BETHESDA, Md. – Emiliano Grillo glanced at his watch Wednesday as he stood next to the putting green, the stately clubhouse behind him and a U.S. Open golf course in front of him.
“I could be playing the 15th hole,” he said.
Only he wasn’t talking about Congressional. The 18-year-old from Argentina is the first alternate in the U.S. Open, and he isn’t even allowed to play the course unless someone withdraws.
Grillo was in Rochester, N.Y., for the Monroe Invitational Championship when he faced what would seem to be an easy decision: Stick around and compete against college-age amateurs or sit around Congressional with an outside chance of playing in the U.S. Open.
He went for the trip to Maryland.
“I’m happy to be here,” he said. “I’m not really happy, but I’m here. And that’s all that matters.”
Grillo grew up in Resistencia, located about 600 miles north of Buenos Aires, the same town that produced two-time PGA Tour winner Jose Coceres, one of his golfing mentors. He moved to Florida three years ago to attend the IMG Leadbetter Golf Academy and plans to turn pro in September after the U.S. Amateur.
Getting to the first tee on Thursday could be a long shot. Grillo wasn’t aware of anyone who might not be able to play. The worst part of it is being restricted to the practice areas.
Unlike the British Open, alternates are not allowed to practice on the course until they are in the field. Grillo faces eight hours of waiting around Thursday, and even if he gets in, will play in his first major without ever having seen the course.
“It’s hard to play the U.S. Open without seeing the golf course,” he said.
Among his amateur feats are winning the Copas de las Americas in Argentina, and the Ping Invitational. Because he is among the top 50 in the world amateur ranking, he was exempt into the final stage of U.S. Open qualifying.
And he almost made it.
Grillo wound up in a seven-man playoff for four spots in the Memphis, Tenn., qualifier that featured mostly PGA Tour players. He hung around until there were three players left for one spot. On the third extra hole, Tag Ridings hit into the water on a par 5. Grillo and Briny Baird reached the green in two and faced long eagle putts.

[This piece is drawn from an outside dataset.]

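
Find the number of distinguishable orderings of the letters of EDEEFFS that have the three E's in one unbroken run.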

“It was almost darkness, and it can be hard to putt in the dark,” he said. “I three-putted, but I still made par. I was so mad.”
It took him a while to get over the disappointment of being one putt away from playing in the U.S. Open. He packed his clubs and headed to upstate New York to start a busy season of amateur golf. After being informed Monday that he was the first alternate, Grillo took two days to decide whether to come to Washington.
“At least I’m around here,” he said, pointing to a practice green that was filled with players like Dustin Johnson and Bubba Watson. “It is something. But now I have to wait. If somebody withdraws, that’s fine. If not, that’s fine. I should have made one more putt.”